Ainda assim, o Comitê notou que ocorreu deterioração tanto na dinâmica inflacionária de curto prazo quanto em suas projeções mais longas, ainda que o cenário esteja cercado de incerteza e volatilidade acima do usual.
O Comitê avalia, com base nas projeções utilizadas e seu balanço de riscos, que a estratégia requerida para trazer a inflação projetada em 4,0% para o redor da meta no horizonte relevante conjuga, de um lado, taxa de juros terminal acima da utilizada no cenário de referência e, de outro, manutenção da taxa de juros em território significativamente contracionista por um período mais prolongado que o utilizado no cenário de referência. Dessa forma, a estratégia de convergência para o redor da meta exige uma taxa de juros mais contracionista do que o utilizado no cenário de referência por todo o horizonte relevante.
Concluiu-se que um novo ajuste de 0,50 ponto percentual era apropriado frente a um ambiente de elevada incerteza e o estágio significativamente contracionista da política monetária, que, considerando suas defasagens, deve impactar a economia mais fortemente a partir do segundo semestre deste ano.

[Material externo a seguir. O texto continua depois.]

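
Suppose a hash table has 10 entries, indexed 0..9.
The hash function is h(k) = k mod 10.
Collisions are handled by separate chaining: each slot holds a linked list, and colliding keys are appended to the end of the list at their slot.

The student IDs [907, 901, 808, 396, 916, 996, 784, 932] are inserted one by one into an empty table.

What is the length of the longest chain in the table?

907 -> bucket 7
901 -> bucket 1
808 -> bucket 8
396 -> bucket 6
916 -> bucket 6 (collision)
996 -> bucket 6 (collision)
784 -> bucket 4
932 -> bucket 2
Final buckets:
0: ∅
1: 901
2: 932
3: ∅
4: 784
5: ∅
6: 396 -> 916 -> 996
7: 907
8: 808
9: ∅

3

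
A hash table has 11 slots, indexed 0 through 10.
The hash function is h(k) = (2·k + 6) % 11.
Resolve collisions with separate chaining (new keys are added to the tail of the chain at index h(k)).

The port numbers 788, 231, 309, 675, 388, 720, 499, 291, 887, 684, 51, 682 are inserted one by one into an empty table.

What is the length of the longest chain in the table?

Insert 788: h=9, bucket 9 empty -> new chain.
Insert 231: h=6, bucket 6 empty -> new chain.
Insert 309: h=8, bucket 8 empty -> new chain.
Insert 675: h=3, bucket 3 empty -> new chain.
Insert 388: h=1, bucket 1 empty -> new chain.
Insert 720: h=5, bucket 5 empty -> new chain.
Insert 499: h=3, bucket 3 nonempty -> append to chain.
Insert 291: h=5, bucket 5 nonempty -> append to chain.
Insert 887: h=9, bucket 9 nonempty -> append to chain.
Insert 684: h=10, bucket 10 empty -> new chain.
Insert 51: h=9, bucket 9 nonempty -> append to chain.
Insert 682: h=6, bucket 6 nonempty -> append to chain.
Final buckets:
0: -
1: 388
2: -
3: 675 -> 499
4: -
5: 720 -> 291
6: 231 -> 682
7: -
8: 309
9: 788 -> 887 -> 51
10: 684

3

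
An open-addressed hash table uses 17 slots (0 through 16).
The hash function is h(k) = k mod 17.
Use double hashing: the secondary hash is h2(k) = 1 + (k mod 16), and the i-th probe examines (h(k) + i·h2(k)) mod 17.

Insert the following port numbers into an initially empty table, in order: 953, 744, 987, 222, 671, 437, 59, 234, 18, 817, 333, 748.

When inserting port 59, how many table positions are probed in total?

953 hashes to 1; slot 1 is free → place at 1.
744 hashes to 13; slot 13 is free → place at 13.
987 hashes to 1, h2=12; 1,13 taken → place at 8.
222 hashes to 1, h2=15; 1 taken → place at 16.
671 hashes to 8, h2=16; 8 taken → place at 7.
437 hashes to 12; slot 12 is free → place at 12.
59 hashes to 8, h2=12; 8 taken → place at 3.
234 hashes to 13, h2=11; 13,7,1,12 taken → place at 6.
18 hashes to 1, h2=3; 1 taken → place at 4.
817 hashes to 1, h2=2; 1,3 taken → place at 5.
333 hashes to 10; slot 10 is free → place at 10.
748 hashes to 0; slot 0 is free → place at 0.
Table: [748, 953, _, 59, 18, 817, 234, 671, 987, _, 333, _, 437, 744, _, _, 222]

2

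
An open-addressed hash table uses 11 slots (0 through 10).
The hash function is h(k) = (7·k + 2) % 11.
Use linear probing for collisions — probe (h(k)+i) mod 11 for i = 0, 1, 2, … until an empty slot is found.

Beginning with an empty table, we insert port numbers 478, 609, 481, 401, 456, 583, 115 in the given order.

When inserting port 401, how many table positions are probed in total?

2

478 hashes to 4; slot 4 is free → place at 4.
609 hashes to 8; slot 8 is free → place at 8.
481 hashes to 3; slot 3 is free → place at 3.
401 hashes to 4; 4 taken → place at 5.
456 hashes to 4; 4,5 taken → place at 6.
583 hashes to 2; slot 2 is free → place at 2.
115 hashes to 4; 4,5,6 taken → place at 7.
Table: [—, —, 583, 481, 478, 401, 456, 115, 609, —, —]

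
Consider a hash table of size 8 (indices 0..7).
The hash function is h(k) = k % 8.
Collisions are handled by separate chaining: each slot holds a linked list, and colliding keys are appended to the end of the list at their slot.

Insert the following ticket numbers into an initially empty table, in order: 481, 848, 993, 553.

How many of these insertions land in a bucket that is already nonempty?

2

Insert 481: h=1, bucket 1 empty -> new chain.
Insert 848: h=0, bucket 0 empty -> new chain.
Insert 993: h=1, bucket 1 nonempty -> append to chain.
Insert 553: h=1, bucket 1 nonempty -> append to chain.
Final buckets:
0: 848
1: 481 -> 993 -> 553
2: —
3: —
4: —
5: —
6: —
7: —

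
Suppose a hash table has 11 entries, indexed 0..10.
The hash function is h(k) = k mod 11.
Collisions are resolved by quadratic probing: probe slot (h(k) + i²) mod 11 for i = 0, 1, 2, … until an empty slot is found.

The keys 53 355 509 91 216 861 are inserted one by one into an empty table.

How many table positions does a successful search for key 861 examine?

4

Insert 53: h=9, slot 9 empty → index 9.
Insert 355: h=3, slot 3 empty → index 3.
Insert 509: h=3, slot 3 occupied → index 4.
Insert 91: h=3, slots 3,4 occupied → index 7.
Insert 216: h=7, slot 7 occupied → index 8.
Insert 861: h=3, slots 3,4,7 occupied → index 1.
Table: [∅, 861, ∅, 355, 509, ∅, ∅, 91, 216, 53, ∅]
Lookup 861: h=3, probe 3,4,7,1 → found at 1.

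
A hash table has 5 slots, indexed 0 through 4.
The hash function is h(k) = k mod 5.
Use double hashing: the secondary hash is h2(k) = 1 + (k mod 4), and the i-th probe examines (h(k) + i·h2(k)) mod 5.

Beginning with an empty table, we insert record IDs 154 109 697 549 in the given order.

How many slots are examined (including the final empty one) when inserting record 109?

2

Insert 154: h=4, slot 4 empty → index 4.
Insert 109: h=4, h2=2, slot 4 occupied → index 1.
Insert 697: h=2, slot 2 empty → index 2.
Insert 549: h=4, h2=2, slots 4,1 occupied → index 3.
Table: [_, 109, 697, 549, 154]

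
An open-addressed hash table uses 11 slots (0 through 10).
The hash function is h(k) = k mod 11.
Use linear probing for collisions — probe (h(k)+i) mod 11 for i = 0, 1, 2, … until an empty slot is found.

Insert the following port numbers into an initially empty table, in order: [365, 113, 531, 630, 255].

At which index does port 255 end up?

365: h=2 → slot 2
113: h=3 → slot 3
531: h=3, probe 3,4 → slot 4
630: h=3, probe 3,4,5 → slot 5
255: h=2, probe 2,3,4,5,6 → slot 6
Table: [_, _, 365, 113, 531, 630, 255, _, _, _, _]

6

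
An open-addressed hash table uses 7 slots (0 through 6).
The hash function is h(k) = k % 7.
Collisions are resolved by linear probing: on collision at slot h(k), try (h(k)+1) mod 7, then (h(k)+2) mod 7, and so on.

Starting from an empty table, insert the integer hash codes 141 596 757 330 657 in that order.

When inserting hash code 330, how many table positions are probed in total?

4

141 hashes to 1; slot 1 is free → place at 1.
596 hashes to 1; 1 taken → place at 2.
757 hashes to 1; 1,2 taken → place at 3.
330 hashes to 1; 1,2,3 taken → place at 4.
657 hashes to 6; slot 6 is free → place at 6.
Table: [-, 141, 596, 757, 330, -, 657]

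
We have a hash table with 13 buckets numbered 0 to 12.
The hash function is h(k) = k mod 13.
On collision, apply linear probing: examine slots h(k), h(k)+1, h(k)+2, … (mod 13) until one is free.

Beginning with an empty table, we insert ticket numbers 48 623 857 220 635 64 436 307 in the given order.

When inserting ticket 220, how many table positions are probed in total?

Insert 48: h=9, slot 9 empty → index 9.
Insert 623: h=12, slot 12 empty → index 12.
Insert 857: h=12, slot 12 occupied → index 0.
Insert 220: h=12, slots 12,0 occupied → index 1.
Insert 635: h=11, slot 11 empty → index 11.
Insert 64: h=12, slots 12,0,1 occupied → index 2.
Insert 436: h=7, slot 7 empty → index 7.
Insert 307: h=8, slot 8 empty → index 8.
Table: [857, 220, 64, -, -, -, -, 436, 307, 48, -, 635, 623]

3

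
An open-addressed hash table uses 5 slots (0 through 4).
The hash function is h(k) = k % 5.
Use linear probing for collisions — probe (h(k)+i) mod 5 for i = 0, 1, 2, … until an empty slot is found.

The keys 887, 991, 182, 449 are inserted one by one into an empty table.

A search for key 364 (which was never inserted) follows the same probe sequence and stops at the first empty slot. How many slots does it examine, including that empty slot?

887 hashes to 2; slot 2 is free -> place at 2.
991 hashes to 1; slot 1 is free -> place at 1.
182 hashes to 2; 2 taken -> place at 3.
449 hashes to 4; slot 4 is free -> place at 4.
Table: [_, 991, 887, 182, 449]
Lookup 364: h=4, probe 4,0 → slot 0 empty, not found.

2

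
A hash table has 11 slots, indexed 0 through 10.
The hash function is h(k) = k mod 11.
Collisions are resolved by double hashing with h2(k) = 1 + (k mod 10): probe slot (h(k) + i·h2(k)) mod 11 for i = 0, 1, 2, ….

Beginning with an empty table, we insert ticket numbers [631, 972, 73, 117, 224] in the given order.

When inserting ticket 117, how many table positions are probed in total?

Insert 631: h=4, slot 4 empty => index 4.
Insert 972: h=4, h2=3, slot 4 occupied => index 7.
Insert 73: h=7, h2=4, slot 7 occupied => index 0.
Insert 117: h=7, h2=8, slots 7,4 occupied => index 1.
Insert 224: h=4, h2=5, slot 4 occupied => index 9.
Table: [73, 117, —, —, 631, —, —, 972, —, 224, —]

3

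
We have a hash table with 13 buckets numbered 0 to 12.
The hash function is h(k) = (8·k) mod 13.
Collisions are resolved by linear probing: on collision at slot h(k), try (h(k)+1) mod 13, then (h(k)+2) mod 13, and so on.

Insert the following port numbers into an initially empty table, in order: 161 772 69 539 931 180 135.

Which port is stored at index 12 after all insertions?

931

161: h=1 -> slot 1
772: h=1, probe 1,2 -> slot 2
69: h=6 -> slot 6
539: h=9 -> slot 9
931: h=12 -> slot 12
180: h=10 -> slot 10
135: h=1, probe 1,2,3 -> slot 3
Table: [—, 161, 772, 135, —, —, 69, —, —, 539, 180, —, 931]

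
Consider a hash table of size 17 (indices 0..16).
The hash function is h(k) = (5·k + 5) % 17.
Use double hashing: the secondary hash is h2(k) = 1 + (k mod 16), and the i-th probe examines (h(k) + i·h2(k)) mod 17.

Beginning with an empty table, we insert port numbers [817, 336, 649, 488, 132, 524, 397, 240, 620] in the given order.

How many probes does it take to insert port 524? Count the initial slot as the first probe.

Insert 817: h=10, slot 10 empty => index 10.
Insert 336: h=2, slot 2 empty => index 2.
Insert 649: h=3, slot 3 empty => index 3.
Insert 488: h=14, slot 14 empty => index 14.
Insert 132: h=2, h2=5, slot 2 occupied => index 7.
Insert 524: h=7, h2=13, slots 7,3 occupied => index 16.
Insert 397: h=1, slot 1 empty => index 1.
Insert 240: h=15, slot 15 empty => index 15.
Insert 620: h=11, slot 11 empty => index 11.
Table: [-, 397, 336, 649, -, -, -, 132, -, -, 817, 620, -, -, 488, 240, 524]

3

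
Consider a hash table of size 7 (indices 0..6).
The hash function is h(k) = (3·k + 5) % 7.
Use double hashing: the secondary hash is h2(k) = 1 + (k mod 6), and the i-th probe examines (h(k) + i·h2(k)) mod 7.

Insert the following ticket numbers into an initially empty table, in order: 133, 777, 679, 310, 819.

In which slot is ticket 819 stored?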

Dada a persistência dos choques recentes, o Comitê avaliou que somente a perspectiva de manutenção da taxa básica de juros por um período suficientemente longo não asseguraria, neste momento, a convergência da inflação para o redor da meta no horizonte relevante. O Comitê optou então, por sinalizar, um novo ajuste de igual ou menor magnitude. Essa estratégia foi considerada a mais adequada para garantir a convergência da inflação ao longo do horizonte relevante, assim como a ancoragem das expectativas de prazos mais longos, ao mesmo tempo que reflete o aperto monetário já empreendido, reforça a postura de cautela da política monetária e ressalta a incerteza do cenário.

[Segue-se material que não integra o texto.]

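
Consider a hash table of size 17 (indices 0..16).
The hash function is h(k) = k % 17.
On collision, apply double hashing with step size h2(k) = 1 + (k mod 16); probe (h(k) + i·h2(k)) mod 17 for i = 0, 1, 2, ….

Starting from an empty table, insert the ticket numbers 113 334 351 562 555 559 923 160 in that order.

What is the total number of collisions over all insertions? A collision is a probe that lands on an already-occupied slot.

113 hashes to 11; slot 11 is free → place at 11.
334 hashes to 11, h2=15; 11 taken → place at 9.
351 hashes to 11, h2=16; 11 taken → place at 10.
562 hashes to 1; slot 1 is free → place at 1.
555 hashes to 11, h2=12; 11 taken → place at 6.
559 hashes to 15; slot 15 is free → place at 15.
923 hashes to 5; slot 5 is free → place at 5.
160 hashes to 7; slot 7 is free → place at 7.
Table: [-, 562, -, -, -, 923, 555, 160, -, 334, 351, 113, -, -, -, 559, -]

3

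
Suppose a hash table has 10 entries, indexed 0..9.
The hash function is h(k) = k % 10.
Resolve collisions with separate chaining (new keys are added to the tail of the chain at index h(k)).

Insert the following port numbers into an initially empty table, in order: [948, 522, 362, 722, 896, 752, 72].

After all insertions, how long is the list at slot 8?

Insert 948: h=8, bucket 8 empty -> new chain.
Insert 522: h=2, bucket 2 empty -> new chain.
Insert 362: h=2, bucket 2 nonempty -> append to chain.
Insert 722: h=2, bucket 2 nonempty -> append to chain.
Insert 896: h=6, bucket 6 empty -> new chain.
Insert 752: h=2, bucket 2 nonempty -> append to chain.
Insert 72: h=2, bucket 2 nonempty -> append to chain.
Final buckets:
0: -
1: -
2: 522 -> 362 -> 722 -> 752 -> 72
3: -
4: -
5: -
6: 896
7: -
8: 948
9: -

1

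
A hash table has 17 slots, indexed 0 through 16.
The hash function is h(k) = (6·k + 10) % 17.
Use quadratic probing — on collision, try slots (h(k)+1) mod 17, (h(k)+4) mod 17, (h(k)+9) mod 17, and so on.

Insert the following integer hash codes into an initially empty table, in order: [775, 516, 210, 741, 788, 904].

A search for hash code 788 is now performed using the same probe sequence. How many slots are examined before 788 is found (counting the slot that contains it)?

3

Insert 775: h=2, slot 2 empty => index 2.
Insert 516: h=12, slot 12 empty => index 12.
Insert 210: h=12, slot 12 occupied => index 13.
Insert 741: h=2, slot 2 occupied => index 3.
Insert 788: h=12, slots 12,13 occupied => index 16.
Insert 904: h=11, slot 11 empty => index 11.
Table: [., ., 775, 741, ., ., ., ., ., ., ., 904, 516, 210, ., ., 788]
Lookup 788: h=12, probe 12,13,16 → found at 16.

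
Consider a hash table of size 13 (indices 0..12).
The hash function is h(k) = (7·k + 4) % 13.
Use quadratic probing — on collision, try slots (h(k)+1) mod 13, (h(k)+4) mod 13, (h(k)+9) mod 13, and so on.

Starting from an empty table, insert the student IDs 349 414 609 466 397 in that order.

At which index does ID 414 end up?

349 hashes to 3; slot 3 is free -> place at 3.
414 hashes to 3; 3 taken -> place at 4.
609 hashes to 3; 3,4 taken -> place at 7.
466 hashes to 3; 3,4,7 taken -> place at 12.
397 hashes to 1; slot 1 is free -> place at 1.
Table: [—, 397, —, 349, 414, —, —, 609, —, —, —, —, 466]

4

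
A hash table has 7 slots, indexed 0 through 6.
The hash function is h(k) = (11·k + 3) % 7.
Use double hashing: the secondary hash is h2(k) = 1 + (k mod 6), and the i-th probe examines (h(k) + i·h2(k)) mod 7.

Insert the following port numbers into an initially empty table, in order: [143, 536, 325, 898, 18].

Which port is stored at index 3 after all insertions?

143 hashes to 1; slot 1 is free -> place at 1.
536 hashes to 5; slot 5 is free -> place at 5.
325 hashes to 1, h2=2; 1 taken -> place at 3.
898 hashes to 4; slot 4 is free -> place at 4.
18 hashes to 5, h2=1; 5 taken -> place at 6.
Table: [_, 143, _, 325, 898, 536, 18]

325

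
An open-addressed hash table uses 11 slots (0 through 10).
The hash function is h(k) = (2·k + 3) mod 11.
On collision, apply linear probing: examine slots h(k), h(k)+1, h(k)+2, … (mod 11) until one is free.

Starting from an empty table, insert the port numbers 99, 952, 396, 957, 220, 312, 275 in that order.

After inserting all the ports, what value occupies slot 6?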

Considerando os cenários avaliados, o balanço de riscos e o amplo conjunto de informações disponíveis, o Copom decidiu, por unanimidade, elevar a taxa básica de juros em 0,50 ponto percentual, para 13,25% a.a. O Comitê entende que essa decisão reflete a incerteza ao redor de seus cenários e um balanço de riscos com variância ainda maior do que a usual para a inflação prospectiva, e é compatível com a estratégia de convergência da inflação para o redor da meta ao longo do horizonte relevante, que inclui o ano-calendário de 2023. Sem prejuízo de seu objetivo fundamental de assegurar a estabilidade de preços, essa decisão também implica suavização das flutuações do nível de atividade econômica e fomento do pleno emprego.
O Copom considera que, diante de suas projeções e do risco de desancoragem das expectativas para prazos mais longos, é apropriado que o ciclo de aperto monetário continue avançando significativamente em território ainda mais contracionista. O Comitê enfatiza que irá perseverar em sua estratégia até que se consolide não apenas o processo de desinflação como também a ancoragem das expectativas em torno de suas metas.

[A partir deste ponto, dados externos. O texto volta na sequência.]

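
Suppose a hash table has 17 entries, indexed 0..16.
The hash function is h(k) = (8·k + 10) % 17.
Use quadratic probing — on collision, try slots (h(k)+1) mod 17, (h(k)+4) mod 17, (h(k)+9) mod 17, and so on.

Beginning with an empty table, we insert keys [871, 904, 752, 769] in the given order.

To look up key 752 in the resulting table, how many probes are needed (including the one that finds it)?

2

871 hashes to 8; slot 8 is free → place at 8.
904 hashes to 0; slot 0 is free → place at 0.
752 hashes to 8; 8 taken → place at 9.
769 hashes to 8; 8,9 taken → place at 12.
Table: [904, _, _, _, _, _, _, _, 871, 752, _, _, 769, _, _, _, _]
Lookup 752: h=8, probe 8,9 → found at 9.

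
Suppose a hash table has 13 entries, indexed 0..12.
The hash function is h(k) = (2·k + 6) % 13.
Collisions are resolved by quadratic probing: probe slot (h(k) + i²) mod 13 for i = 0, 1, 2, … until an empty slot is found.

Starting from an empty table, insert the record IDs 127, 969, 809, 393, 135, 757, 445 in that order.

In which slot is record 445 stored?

127 hashes to 0; slot 0 is free → place at 0.
969 hashes to 7; slot 7 is free → place at 7.
809 hashes to 12; slot 12 is free → place at 12.
393 hashes to 12; 12,0 taken → place at 3.
135 hashes to 3; 3 taken → place at 4.
757 hashes to 12; 12,0,3 taken → place at 8.
445 hashes to 12; 12,0,3,8 taken → place at 2.
Table: [127, ., 445, 393, 135, ., ., 969, 757, ., ., ., 809]

2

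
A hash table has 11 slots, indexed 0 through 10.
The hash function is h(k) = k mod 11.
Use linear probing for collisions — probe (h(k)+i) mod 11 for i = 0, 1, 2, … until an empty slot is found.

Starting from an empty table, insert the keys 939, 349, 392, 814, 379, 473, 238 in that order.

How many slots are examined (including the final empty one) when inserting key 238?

3

Insert 939: h=4, slot 4 empty => index 4.
Insert 349: h=8, slot 8 empty => index 8.
Insert 392: h=7, slot 7 empty => index 7.
Insert 814: h=0, slot 0 empty => index 0.
Insert 379: h=5, slot 5 empty => index 5.
Insert 473: h=0, slot 0 occupied => index 1.
Insert 238: h=7, slots 7,8 occupied => index 9.
Table: [814, 473, ∅, ∅, 939, 379, ∅, 392, 349, 238, ∅]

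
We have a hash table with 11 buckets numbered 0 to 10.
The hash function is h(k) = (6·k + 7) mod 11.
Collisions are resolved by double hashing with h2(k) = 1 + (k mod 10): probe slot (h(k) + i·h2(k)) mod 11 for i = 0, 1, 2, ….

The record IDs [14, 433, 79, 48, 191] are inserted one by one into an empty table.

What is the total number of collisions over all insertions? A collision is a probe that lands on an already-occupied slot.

14 hashes to 3; slot 3 is free => place at 3.
433 hashes to 9; slot 9 is free => place at 9.
79 hashes to 8; slot 8 is free => place at 8.
48 hashes to 9, h2=9; 9 taken => place at 7.
191 hashes to 9, h2=2; 9 taken => place at 0.
Table: [191, ., ., 14, ., ., ., 48, 79, 433, .]

2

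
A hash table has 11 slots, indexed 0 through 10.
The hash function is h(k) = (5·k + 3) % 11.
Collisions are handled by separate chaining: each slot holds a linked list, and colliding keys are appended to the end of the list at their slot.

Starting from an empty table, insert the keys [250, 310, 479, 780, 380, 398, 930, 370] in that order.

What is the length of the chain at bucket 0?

Insert 250: h=10, bucket 10 empty -> new chain.
Insert 310: h=2, bucket 2 empty -> new chain.
Insert 479: h=0, bucket 0 empty -> new chain.
Insert 780: h=9, bucket 9 empty -> new chain.
Insert 380: h=0, bucket 0 nonempty -> append to chain.
Insert 398: h=2, bucket 2 nonempty -> append to chain.
Insert 930: h=0, bucket 0 nonempty -> append to chain.
Insert 370: h=5, bucket 5 empty -> new chain.
Final buckets:
0: 479 -> 380 -> 930
1: .
2: 310 -> 398
3: .
4: .
5: 370
6: .
7: .
8: .
9: 780
10: 250

3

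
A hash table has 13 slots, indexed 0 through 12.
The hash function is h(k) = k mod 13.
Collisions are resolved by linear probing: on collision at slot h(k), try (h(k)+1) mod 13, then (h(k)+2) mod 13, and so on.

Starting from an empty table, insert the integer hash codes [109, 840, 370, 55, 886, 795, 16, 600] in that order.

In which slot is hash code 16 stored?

7

Insert 109: h=5, slot 5 empty → index 5.
Insert 840: h=8, slot 8 empty → index 8.
Insert 370: h=6, slot 6 empty → index 6.
Insert 55: h=3, slot 3 empty → index 3.
Insert 886: h=2, slot 2 empty → index 2.
Insert 795: h=2, slots 2,3 occupied → index 4.
Insert 16: h=3, slots 3,4,5,6 occupied → index 7.
Insert 600: h=2, slots 2,3,4,5,6,7,8 occupied → index 9.
Table: [—, —, 886, 55, 795, 109, 370, 16, 840, 600, —, —, —]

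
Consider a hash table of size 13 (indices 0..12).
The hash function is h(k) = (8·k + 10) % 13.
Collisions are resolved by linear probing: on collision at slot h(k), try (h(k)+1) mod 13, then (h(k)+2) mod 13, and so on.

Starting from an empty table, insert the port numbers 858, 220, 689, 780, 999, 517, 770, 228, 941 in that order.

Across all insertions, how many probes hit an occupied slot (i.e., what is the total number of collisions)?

9

858: h=10 -> slot 10
220: h=2 -> slot 2
689: h=10, probe 10,11 -> slot 11
780: h=10, probe 10,11,12 -> slot 12
999: h=7 -> slot 7
517: h=12, probe 12,0 -> slot 0
770: h=8 -> slot 8
228: h=1 -> slot 1
941: h=11, probe 11,12,0,1,2,3 -> slot 3
Table: [517, 228, 220, 941, -, -, -, 999, 770, -, 858, 689, 780]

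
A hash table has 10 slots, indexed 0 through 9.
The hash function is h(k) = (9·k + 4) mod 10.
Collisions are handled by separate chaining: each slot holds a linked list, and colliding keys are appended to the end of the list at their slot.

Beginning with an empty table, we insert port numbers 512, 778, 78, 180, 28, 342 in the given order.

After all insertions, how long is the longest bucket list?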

Para a próxima reunião, o Comitê antevê um novo ajuste, de igual ou menor magnitude. O Comitê nota que a crescente incerteza da atual conjuntura, aliada ao estágio avançado do ciclo de ajuste e seus impactos ainda por serem observados, demanda cautela adicional em sua atuação. O Copom enfatiza que os passos futuros da política monetária poderão ser ajustados para assegurar a convergência da inflação para suas metas, e dependerão da evolução da atividade econômica, do balanço de riscos e das projeções e expectativas de inflação para o horizonte relevante da política monetária.